"Nine non è un remake di 8 ½ perchè non si può rifare un capolavoro. Il lavoro di Fellini non si tocca; questa è solo la trasposizione cinematografica di Nine, il musical di Broadway a sua volta blandamente ispirato al celebre film".
Furono queste le parole che un pomposo Rob Marshall in sede di conferenza stampa, ben consapevole che ciò che aveva trasposto sullo schermo di Felliniano aveva ben poco, riservava ai gironalisti presenti in sala.
Se quindi l'idea del remake andava totalmente accantonata, in favore di un musical di stampo classico, risulta lampante il motivo per il quale mi sono imbarcato, sotto un diluvio di proporzioni bibliche, in direzione del multisala dove proiettavano la pellicola.....e cioè la regia di Marshall.
Se come regista di film l'ho trovato indubbiamente bravo (a lui dobbiamo il bel "Memorie di una Geisha"), come regista di musical Marshall mi ha regalato IL capolavoro assoluto, (insieme al "Moulin Rouge" di Luhurman,) quel graffiante e luccicante Chicago che fece incetta di statuette alla cerimonia degli Oscar del 2002.
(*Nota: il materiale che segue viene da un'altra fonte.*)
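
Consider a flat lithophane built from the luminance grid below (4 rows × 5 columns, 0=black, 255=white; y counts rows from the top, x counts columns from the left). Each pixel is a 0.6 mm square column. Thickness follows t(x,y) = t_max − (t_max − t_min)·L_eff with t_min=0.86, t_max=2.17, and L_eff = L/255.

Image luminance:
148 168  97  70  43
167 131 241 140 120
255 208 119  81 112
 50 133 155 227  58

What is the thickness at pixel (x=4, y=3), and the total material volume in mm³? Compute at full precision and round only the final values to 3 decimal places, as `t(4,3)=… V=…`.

t(4,3)=1.872 V=10.588

span = t_max - t_min = 2.17 - 0.86 = 1.310
L(4,3) = 58, L_eff = 58/255 = 0.227451
t(4,3) = 2.17 - 1.310·0.227451 = 1.872
Σt over all 4·5 pixels = 749987/25500 ≈ 29.4112549
V = pitch²·Σt = 0.6²·749987/25500 = 10.588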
Purtroppo è stato doloroso ammettere che la magia non è riuscita una seconda volta. Nine è infatti un musical inutile, poco incisivo e assolutamente poco coinvolgente. Non conoscendo il musical originale, da cui lo stesso Fellini aveva preso le distanze (da qui il nome Nine), un raffronto con esso risulta impossibile, impedendomi di determinare se almeno la messa in scena filmica superi in qualità quella teatrale (come avveniva in Chicago). La colonna sonora è per lo più anonima, priva di pezzi davvero entusiasmanti. Se questa per molti non è necessariamente un difetto (basti pensare a Musical come "Chorus Line" dove di canzoni memorabili ce ne sono a malapena 2), risulta imperdonabile se affrontiamo il fatto che di coreografie, (ancora di salvataggio dei musical con una debole colonna sonora) il film ne è povero e per di più quelle poche che sono presenti, risultano ben poco coinvolgenti.
Il culmine dell'imbarazzo arriva dal numero di Kate Hudson "Cinema Italiano" che sembra uscito direttamente da una puntata di passaparola con sculettamenti e vestitini da letterina, che oltre ad essere orribili da vedersi anche in contesto cinematografico dopo che ne siamo martoriati ogni giorno a tutte le ore, sono anche fuori contesto storico. In più la canzone suscita ilarità....e non in senso buono. Tuttavia le performance sono tutte gradevoli, con alcune eccezioni davvero ottime (La Cottilard, la magnifica Judi Dench o ancora una strabilante e frizzantisima Penelope Cruz, nel ruolo che fu di Sandra Milo, e che con il suo numero musicale mi ha stupito a dir poco).
Unica vera perla dell'intero prodotto, è la meravigliosa "Be Italian", cantata da un'irriconoscibile Fergie dei Black Eyed Peaces (ma quanto è ingrassata?!?!?), nell'unico numero davvero memorabile della pellicola, forte di una melodia intrigante e che entra subito in testa, e di una coreografia davvero strabiliante, ricca di movenze assolutamente affascinanti e seducenti, con i tamburelli a scandire il tempo mentre la sabbia irrompe sullo schermo, piroettando con le stesse ballerine.
Cosa salva quindi questo prodotto dalla mediocrità assoluta?
Beh, innanzitutto l'eccezionale cast, che è tutto all'altezza delle aspettative (sempre che non si paragoni Day Lewis a Mastroianni), con Judy Dench e Penelope Cruz a emergere prepotentemente e con un po' di rimpianto per la Kidman, bellissima ma sfruttata male e con un solo, misero numero musicale totalmente trascurabile.
E infine la regia, quella tipicamente di stampo teatrale di Marshall, che rimane in grado di donare un fascino inaudito a qualsiasi performance venga messa sullo schermo, fascino che però lascia il tempo che trova, e che non riesce a portare la sua ultima creatura al di sopra di una sufficienza stringata.